During this transition I had this feeling that some people viewed me as "better" or "financially stable" on a sub-conscious level as conversations about life quickly became talk about work and money. The frame they had placed me in was beginning to break and I was beginning to ask if they were still my friends. I began to see that I was a cheap laugh to them and nothing more ( I hope I am wrong). At times I had this feeling of resentment from them, jealous that someone like me could be in the position I am in(not glamorous, but it pays the bills). I slowly began to ask myself if these people were really friends if they could not get past this frame they had placed me in.
Some searching internally led me to confront myself about the reality of the situation, I was at a different point in my life, where things I dreamd about when I was getting an education were now possible if I just buckled down. Internally this is how I felt and it showed as I began to distance myself from them and begin to seek out different people. During this search I would go back to them for release when I wanted to escape the fakery that is corporate life and enjoy myself. I found that I can dictate my level of friendship as long as I control the type of frame I am in. Bruce Lee says - " take what is useful and discard what is uesless"

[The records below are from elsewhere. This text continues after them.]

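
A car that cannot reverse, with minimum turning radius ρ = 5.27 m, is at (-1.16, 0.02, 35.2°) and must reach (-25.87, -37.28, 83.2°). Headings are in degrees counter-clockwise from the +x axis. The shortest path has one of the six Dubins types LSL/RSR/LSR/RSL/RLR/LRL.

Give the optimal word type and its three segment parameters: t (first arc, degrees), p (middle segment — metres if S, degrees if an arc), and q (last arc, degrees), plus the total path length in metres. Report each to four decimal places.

Let ψ = atan2(Δy, Δx) = atan2(-37.30, -24.71) = -123.5231° be the start→goal bearing.
Normalize: d = |goal − start| / ρ = 44.742308/5.27 = 8.490001, α = (θ_start − ψ) mod 360° = 158.7231° = 2.770241 rad, β = (θ_goal − ψ) mod 360° = 206.7231° = 3.607999 rad.
Common terms: sin α = 0.362875, cos α = -0.931838, sin β = -0.449680, cos β = -0.893190, cos(α−β) = 0.669131, d² = 72.080125. Work in radians in the unit-radius frame; every candidate has L = ρ·(t + p + q).
LSL: p² = 2 + d² − 2cos(α−β) + 2d(sin α − sin β) = 86.539045; p = √p² = 9.302636; φ = atan2(cos β − cos α, d + sin α − sin β) = 0.004155 rad; t = (φ − α) mod 2π = 3.517098 rad, q = (β − φ) mod 2π = 3.603845 rad → L = 5.27·(3.517098 + 9.302636 + 3.603845) = 5.27·16.423580 = 86.552265 m
RSR: p² = 2 + d² − 2cos(α−β) + 2d(sin β − sin α) = 58.944683; p = √p² = 7.677544; φ = atan2(cos α − cos β, d − sin α + sin β) = -0.005034 rad; t = (α − φ) mod 2π = 2.775275 rad, q = (φ − β) mod 2π = 2.670152 rad → L = 5.27·(2.775275 + 7.677544 + 2.670152) = 5.27·13.122971 = 69.158059 m
LSR: p² = d² − 2 + 2cos(α−β) + 2d(sin α + sin β) = 69.944440; p = √p² = 8.363279; φ = atan2(−cos α − cos β, d + sin α + sin β) − atan2(−2, p) = 0.448594 rad; t = (φ − α) mod 2π = 3.961538 rad, q = (φ − β) mod 2π = 3.123780 rad → L = 5.27·(3.961538 + 8.363279 + 3.123780) = 5.27·15.448596 = 81.414103 m
RSL: p² = d² − 2 + 2cos(α−β) − 2d(sin α + sin β) = 72.892332; p = √p² = 8.537701; φ = atan2(cos α + cos β, d − sin α − sin β) − atan2(2, p) = -0.439765 rad; t = (α − φ) mod 2π = 3.210007 rad, q = (β − φ) mod 2π = 4.047765 rad → L = 5.27·(3.210007 + 8.537701 + 4.047765) = 5.27·15.795472 = 83.242138 m
RLR: c = (6 − d² + 2cos(α−β) + 2d(sin α − sin β))/8 = -6.368085, |c| > 1 → infeasible
LRL: c = (6 − d² + 2cos(α−β) − 2d(sin α − sin β))/8 = -9.817381, |c| > 1 → infeasible
Shortest: RSR with L = 69.158059 m ≈ 69.1581 m
Convert RSR to answer units (arcs ×180/π): t = 2.775275·180/π = 159.0116°, p = ρ·p = 5.27·7.677544 = 40.4607 m, q = 2.670152·180/π = 152.9884°, L = 69.1581 m.

RSR: t = 159.0116°, p = 40.4607 m, q = 152.9884°, L = 69.1581 m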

That's what I did, I took it upon myself to dictate what kind of frame I was in and how I was viewed, I took measures to make sure I was apart of their life as they became less and less of mine. Their venting on relationships, life and work did not fall on deaf ears, I listened when they needed to vent, but I rarely vented to them, if I ever vented subject/incident was meaningless to me, but gave the impression that they were involved in a way that would impact my decision. When I saw that they might not be taking the right approach on a subject I made suggestions. They usually never took my suggestions because to I was still in their frame, but to me they were just the paths I would of taken.
The year is almost over and going about this has served me well up to this point, it does have it's drawbacks but they are nothing compared to the feeling I have when I wake up and know that things are good and the world is at my fingertips!!